Напившись пива, друзья завернули в метро. Важность от сознания того, что им отныне доступны вещи, возможные не всякому пассажиру, еще не рассосалась и даже чуть-чуть загустела от духоты.

— Ишь, сколько набилось, — сказал Николаев, провожая взглядом старушку с хозяйственной тележкой; старушка, ковылявшая впереди, по-козьи скакнула и ловко поплыла по эскалатору, держась за грудь и тяжело отдуваясь. – Причем именно здесь и сейчас.

— Здесь и сейчас, — снова проблеял Николаев, — здесь и сейчас я наблюдаю скопление мутного люда, и мне не терпится выйти из этого состояния.

— Значит, ты осознал гештальт, — сказал Блёстов.

— Заткнитесь оба, — приказала Монолиза. – Давайте о прекрасном.

И прикусила язык, потому что эскалатор резко, как он один умеет, остановился, и всех шатнуло. Друзьям до схода оставалось совсем немного; они разобрали крики «Доктора! Доктора!», летевшие из собравшейся толпы. Блёстову нравилась Монолиза, и он решил опередить ее, опередить Николаева, добежать первым. Это удалось ему без труда: «Я – врач!» — твердил он на каждой ступеньке, и люди нехотя расступались, как манекены, в надувании коих преуспел Блёстов. Добравшись до места, он увидел, что на платформе лежит человек и, похоже, ничуть не дышит; Блёстов помнил, как проверяется пульс и проверил: пульс не прощупывался.

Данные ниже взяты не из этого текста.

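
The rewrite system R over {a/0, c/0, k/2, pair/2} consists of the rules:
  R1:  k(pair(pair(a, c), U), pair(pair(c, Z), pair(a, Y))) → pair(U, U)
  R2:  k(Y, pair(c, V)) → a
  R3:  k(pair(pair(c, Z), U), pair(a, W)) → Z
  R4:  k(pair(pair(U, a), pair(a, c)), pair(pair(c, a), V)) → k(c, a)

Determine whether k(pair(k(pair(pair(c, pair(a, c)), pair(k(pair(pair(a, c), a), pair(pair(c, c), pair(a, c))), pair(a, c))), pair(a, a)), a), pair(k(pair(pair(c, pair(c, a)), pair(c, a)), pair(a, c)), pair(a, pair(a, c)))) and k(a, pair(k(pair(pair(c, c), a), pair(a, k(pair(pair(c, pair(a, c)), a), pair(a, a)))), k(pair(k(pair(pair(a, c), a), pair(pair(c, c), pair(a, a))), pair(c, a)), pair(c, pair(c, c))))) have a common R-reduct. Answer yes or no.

Reduce t₁ = k(pair(k(pair(pair(c, pair(a, c)), pair(k(pair(pair(a, c), a), pair(pair(c, c), pair(a, c))), pair(a, c))), pair(a, a)), a), pair(k(pair(pair(c, pair(c, a)), pair(c, a)), pair(a, c)), pair(a, pair(a, c)))):
1. k(pair(k(pair(pair(c, pair(a, c)), pair(k(pair(pair(a, c), a), pair(pair(c, c), pair(a, c))), pair(a, c))), pair(a, a)), a), pair(k(pair(pair(c, pair(c, a)), pair(c, a)), pair(a, c)), pair(a, pair(a, c))))  →  k(pair(pair(a, c), a), pair(k(pair(pair(c, pair(c, a)), pair(c, a)), pair(a, c)), pair(a, pair(a, c))))   [R3 at 1.1]
2. k(pair(pair(a, c), a), pair(k(pair(pair(c, pair(c, a)), pair(c, a)), pair(a, c)), pair(a, pair(a, c))))  →  k(pair(pair(a, c), a), pair(pair(c, a), pair(a, pair(a, c))))   [R3 at 2.1]
3. k(pair(pair(a, c), a), pair(pair(c, a), pair(a, pair(a, c))))  →  pair(a, a)   [R1 at ε]

Reduce t₂ = k(a, pair(k(pair(pair(c, c), a), pair(a, k(pair(pair(c, pair(a, c)), a), pair(a, a)))), k(pair(k(pair(pair(a, c), a), pair(pair(c, c), pair(a, a))), pair(c, a)), pair(c, pair(c, c))))):
1. k(a, pair(k(pair(pair(c, c), a), pair(a, k(pair(pair(c, pair(a, c)), a), pair(a, a)))), k(pair(k(pair(pair(a, c), a), pair(pair(c, c), pair(a, a))), pair(c, a)), pair(c, pair(c, c)))))  →  k(a, pair(c, k(pair(k(pair(pair(a, c), a), pair(pair(c, c), pair(a, a))), pair(c, a)), pair(c, pair(c, c)))))   [R3 at 2.1]
2. k(a, pair(c, k(pair(k(pair(pair(a, c), a), pair(pair(c, c), pair(a, a))), pair(c, a)), pair(c, pair(c, c)))))  →  a   [R2 at ε]

no — NF(t₁) = pair(a, a), NF(t₂) = a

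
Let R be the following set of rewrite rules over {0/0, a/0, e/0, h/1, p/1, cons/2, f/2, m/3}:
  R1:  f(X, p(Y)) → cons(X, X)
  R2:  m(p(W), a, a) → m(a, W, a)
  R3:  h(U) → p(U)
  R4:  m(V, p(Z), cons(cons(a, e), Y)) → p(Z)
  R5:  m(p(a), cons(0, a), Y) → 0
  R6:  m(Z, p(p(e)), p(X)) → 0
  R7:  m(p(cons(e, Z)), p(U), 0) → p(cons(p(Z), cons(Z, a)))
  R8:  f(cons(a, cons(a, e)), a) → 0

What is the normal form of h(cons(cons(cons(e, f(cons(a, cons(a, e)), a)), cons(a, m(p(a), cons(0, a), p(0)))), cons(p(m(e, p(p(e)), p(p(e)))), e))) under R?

p(cons(cons(cons(e, 0), cons(a, 0)), cons(p(0), e)))

1. h(cons(cons(cons(e, f(cons(a, cons(a, e)), a)), cons(a, m(p(a), cons(0, a), p(0)))), cons(p(m(e, p(p(e)), p(p(e)))), e)))  →  p(cons(cons(cons(e, f(cons(a, cons(a, e)), a)), cons(a, m(p(a), cons(0, a), p(0)))), cons(p(m(e, p(p(e)), p(p(e)))), e)))   [R3 at ε]
2. p(cons(cons(cons(e, f(cons(a, cons(a, e)), a)), cons(a, m(p(a), cons(0, a), p(0)))), cons(p(m(e, p(p(e)), p(p(e)))), e)))  →  p(cons(cons(cons(e, 0), cons(a, m(p(a), cons(0, a), p(0)))), cons(p(m(e, p(p(e)), p(p(e)))), e)))   [R8 at 1.1.1.2]
3. p(cons(cons(cons(e, 0), cons(a, m(p(a), cons(0, a), p(0)))), cons(p(m(e, p(p(e)), p(p(e)))), e)))  →  p(cons(cons(cons(e, 0), cons(a, 0)), cons(p(m(e, p(p(e)), p(p(e)))), e)))   [R5 at 1.1.2.2]
4. p(cons(cons(cons(e, 0), cons(a, 0)), cons(p(m(e, p(p(e)), p(p(e)))), e)))  →  p(cons(cons(cons(e, 0), cons(a, 0)), cons(p(0), e)))   [R6 at 1.2.1.1]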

— Не пьяный, не пахнет, — оправдывали тело соседи, невольно давая подсказки, в блаженном неведении снабжая шпаргалками Блёстова. – Не припадочный. Видно, сердце у него.

Краем глаза Блёстов отметил, что Монолиза уже здесь и сейчас, как выражался смекалистый Перлз: стоит и ждет подвига, что свойственно дамам всех эпох и народов и дает их рыцарям право на приставку «моно» , пусть даже с другими прозвищами. Николаев бессмысленно хватал лежавшего то за руку, то за ворот, и поминутно приподнимал ему веки в надежде, что это поможет, как помогало одному сказочному герою, однако под веками было белым-бело, с прогалинами собачьей желтизны.

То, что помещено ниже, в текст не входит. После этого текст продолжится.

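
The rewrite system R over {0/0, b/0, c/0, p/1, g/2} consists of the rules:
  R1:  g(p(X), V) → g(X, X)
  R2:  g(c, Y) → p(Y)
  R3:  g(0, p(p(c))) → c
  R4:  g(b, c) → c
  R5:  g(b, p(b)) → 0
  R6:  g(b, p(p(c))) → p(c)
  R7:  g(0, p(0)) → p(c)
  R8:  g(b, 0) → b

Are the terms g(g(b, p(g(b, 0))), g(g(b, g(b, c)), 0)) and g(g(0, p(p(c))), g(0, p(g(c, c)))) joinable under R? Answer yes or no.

yes — NF(t₁) = p(c), NF(t₂) = p(c)

Reduce t₁ = g(g(b, p(g(b, 0))), g(g(b, g(b, c)), 0)):
1. g(g(b, p(g(b, 0))), g(g(b, g(b, c)), 0))  →  g(g(b, p(b)), g(g(b, g(b, c)), 0))   [R8 at 1.2.1]
2. g(g(b, p(b)), g(g(b, g(b, c)), 0))  →  g(0, g(g(b, g(b, c)), 0))   [R5 at 1]
3. g(0, g(g(b, g(b, c)), 0))  →  g(0, g(g(b, c), 0))   [R4 at 2.1.2]
4. g(0, g(g(b, c), 0))  →  g(0, g(c, 0))   [R4 at 2.1]
5. g(0, g(c, 0))  →  g(0, p(0))   [R2 at 2]
6. g(0, p(0))  →  p(c)   [R7 at ε]

Reduce t₂ = g(g(0, p(p(c))), g(0, p(g(c, c)))):
1. g(g(0, p(p(c))), g(0, p(g(c, c))))  →  g(c, g(0, p(g(c, c))))   [R3 at 1]
2. g(c, g(0, p(g(c, c))))  →  p(g(0, p(g(c, c))))   [R2 at ε]
3. p(g(0, p(g(c, c))))  →  p(g(0, p(p(c))))   [R2 at 1.2.1]
4. p(g(0, p(p(c))))  →  p(c)   [R3 at 1]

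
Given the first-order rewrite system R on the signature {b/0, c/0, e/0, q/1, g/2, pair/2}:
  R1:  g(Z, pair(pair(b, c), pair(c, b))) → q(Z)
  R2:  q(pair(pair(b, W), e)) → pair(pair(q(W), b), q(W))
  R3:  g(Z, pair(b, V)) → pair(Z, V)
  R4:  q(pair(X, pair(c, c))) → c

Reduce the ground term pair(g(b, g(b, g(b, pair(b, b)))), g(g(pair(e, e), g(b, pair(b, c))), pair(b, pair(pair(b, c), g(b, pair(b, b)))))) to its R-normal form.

pair(pair(b, b), pair(pair(pair(e, e), c), pair(pair(b, c), pair(b, b))))

1. pair(g(b, g(b, g(b, pair(b, b)))), g(g(pair(e, e), g(b, pair(b, c))), pair(b, pair(pair(b, c), g(b, pair(b, b))))))  →  pair(g(b, g(b, pair(b, b))), g(g(pair(e, e), g(b, pair(b, c))), pair(b, pair(pair(b, c), g(b, pair(b, b))))))   [R3 at 1.2.2]
2. pair(g(b, g(b, pair(b, b))), g(g(pair(e, e), g(b, pair(b, c))), pair(b, pair(pair(b, c), g(b, pair(b, b))))))  →  pair(g(b, pair(b, b)), g(g(pair(e, e), g(b, pair(b, c))), pair(b, pair(pair(b, c), g(b, pair(b, b))))))   [R3 at 1.2]
3. pair(g(b, pair(b, b)), g(g(pair(e, e), g(b, pair(b, c))), pair(b, pair(pair(b, c), g(b, pair(b, b))))))  →  pair(pair(b, b), g(g(pair(e, e), g(b, pair(b, c))), pair(b, pair(pair(b, c), g(b, pair(b, b))))))   [R3 at 1]
4. pair(pair(b, b), g(g(pair(e, e), g(b, pair(b, c))), pair(b, pair(pair(b, c), g(b, pair(b, b))))))  →  pair(pair(b, b), pair(g(pair(e, e), g(b, pair(b, c))), pair(pair(b, c), g(b, pair(b, b)))))   [R3 at 2]
5. pair(pair(b, b), pair(g(pair(e, e), g(b, pair(b, c))), pair(pair(b, c), g(b, pair(b, b)))))  →  pair(pair(b, b), pair(g(pair(e, e), pair(b, c)), pair(pair(b, c), g(b, pair(b, b)))))   [R3 at 2.1.2]
6. pair(pair(b, b), pair(g(pair(e, e), pair(b, c)), pair(pair(b, c), g(b, pair(b, b)))))  →  pair(pair(b, b), pair(pair(pair(e, e), c), pair(pair(b, c), g(b, pair(b, b)))))   [R3 at 2.1]
7. pair(pair(b, b), pair(pair(pair(e, e), c), pair(pair(b, c), g(b, pair(b, b)))))  →  pair(pair(b, b), pair(pair(pair(e, e), c), pair(pair(b, c), pair(b, b))))   [R3 at 2.2.2]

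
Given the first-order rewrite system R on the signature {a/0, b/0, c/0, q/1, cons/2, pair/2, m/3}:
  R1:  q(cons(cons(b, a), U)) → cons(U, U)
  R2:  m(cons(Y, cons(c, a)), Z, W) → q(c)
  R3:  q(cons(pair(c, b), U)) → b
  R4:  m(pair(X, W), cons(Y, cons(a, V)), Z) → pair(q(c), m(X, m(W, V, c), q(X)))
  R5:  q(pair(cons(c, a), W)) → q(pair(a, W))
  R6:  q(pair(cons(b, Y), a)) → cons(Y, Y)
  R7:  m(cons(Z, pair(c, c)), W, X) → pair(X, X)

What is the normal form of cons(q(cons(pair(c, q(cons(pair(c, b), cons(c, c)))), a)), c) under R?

1. cons(q(cons(pair(c, q(cons(pair(c, b), cons(c, c)))), a)), c)  →  cons(q(cons(pair(c, b), a)), c)   [R3 at 1.1.1.2]
2. cons(q(cons(pair(c, b), a)), c)  →  cons(b, c)   [R3 at 1]

cons(b, c)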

Блёстов разодрал на мужчине пальто, сел на корточки, хотя удобнее было бы встать на колени, сложил себе ладони («чтобы не сложить тебе» — пролетела, кукуя, циничная мысль) и приступил к чуду оживления человека.

— Молодчина какой, — дышали вокруг.

Шапка съехала Блёстову на глаза, он вспотел, переходя от бледной, в малиновых точечках, груди к губам – и обратно. О марлевых повязках и носовых платках от гигиены и для профилактики Блёстов не вспоминал.  Он работал, как заведенный – мечтая, моля об удаче: это был он, Блёстов, как он есть, здесь и сейчас, и этот законченный образ запечатлевался в сознании взволнованных зевак бетонным гештальтом, среди которых была и та, ради которой он, собственно говоря, и старался; вот еще немного… мужчина вдруг дернулся и начал кашлять; тогда, заслышав этот кашель, Блёстов  напрягся сверх мыслимого, надавил и оглушительно пукнул.

Горное эхо, пронзая толпу вокруг тела, разлетелось по станции.

Спасенный шевелил руками и ногами, понемногу садился; к нему уже направлялись настоящие халаты с чемоданами, а Николаев радостно и негромко напевал фамилию родоначальника гештальта.

— Остановись, мгновенье, здесь и сейчас, — сказал он Монолизе, которая покраснела и улыбалась, глядя в сторону.

Блёстов распрямился. Поправил шапку.

— Вы молодец, — говорили ему, — как ваша фамилия.

Блёстов замотал головой и начал пятиться в двери подоспевшего поезда.

Николаев крикнул фамилию, но другую, не Блёстова, а все того же ученого аналитика.

Оживший же поглядел под себя. Он сидел, по-собачьи встряхивался, не в силах понять, где это он здесь и что будет сейчас.